Guidelines for the `pipeline.extern` namespace:

- In `main` and `release` branches, ideally, `pipeline.extern` should contain only self-contained, dropped-in modules or classes that have no imports from within the pipeline (i.e., no `from pipeline.abc import xyz` statements) and can function as standalone tools outside the pipeline codebase. **A dual-use capability — supporting both standalone use outside the CASA-Pipeline setup and use as a pipeline heuristics module — is a prerequisite for long-term residency in `pipeline.extern`.** If a module does not serve both roles, `pipeline.extern` is not its appropriate long-term namespace. Current examples meeting this criterion: `almarenorm.py`, `almarenorm_2023.py`, `XmlObjectifier.py`, and `findContinuum.py`.

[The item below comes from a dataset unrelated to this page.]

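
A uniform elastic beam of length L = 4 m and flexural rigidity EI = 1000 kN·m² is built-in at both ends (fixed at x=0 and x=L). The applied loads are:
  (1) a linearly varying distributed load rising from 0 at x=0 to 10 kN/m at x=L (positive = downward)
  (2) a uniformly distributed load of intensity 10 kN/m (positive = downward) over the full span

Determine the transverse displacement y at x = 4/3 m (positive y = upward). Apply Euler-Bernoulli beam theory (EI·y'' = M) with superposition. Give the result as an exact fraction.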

- During the adaptation-in-progress period, code that is still largely in its original form may be kept in `pipeline.extern` **for the short term (typically one development cycle)**. This has practical benefits:
  - Original contributors can navigate the semi-self-contained codebase in a simple flat structure, which is useful while heuristics design is still being transferred.
  - Most modules in `pipeline.extern` are not auto-imported (they are not listed in `__init__.py`), so they can be debugged in a semi-isolated environment — a crash only occurs when the module is explicitly imported. In an iPython or CASA interactive session, `%autoreload 2` can be used to reload the module quickly during active development.
  - **Once the porting phase is complete, the code should migrate to the appropriate pipeline namespace (e.g., `pipeline/h*/heuristics/`) or another suitable location.**

- In development or temporary demo/testing branches, the above constraints do not apply. `pipeline.extern` can serve as a convenient staging area while developers decide how to dissolve or integrate prototype code blocks into the pipeline codebase.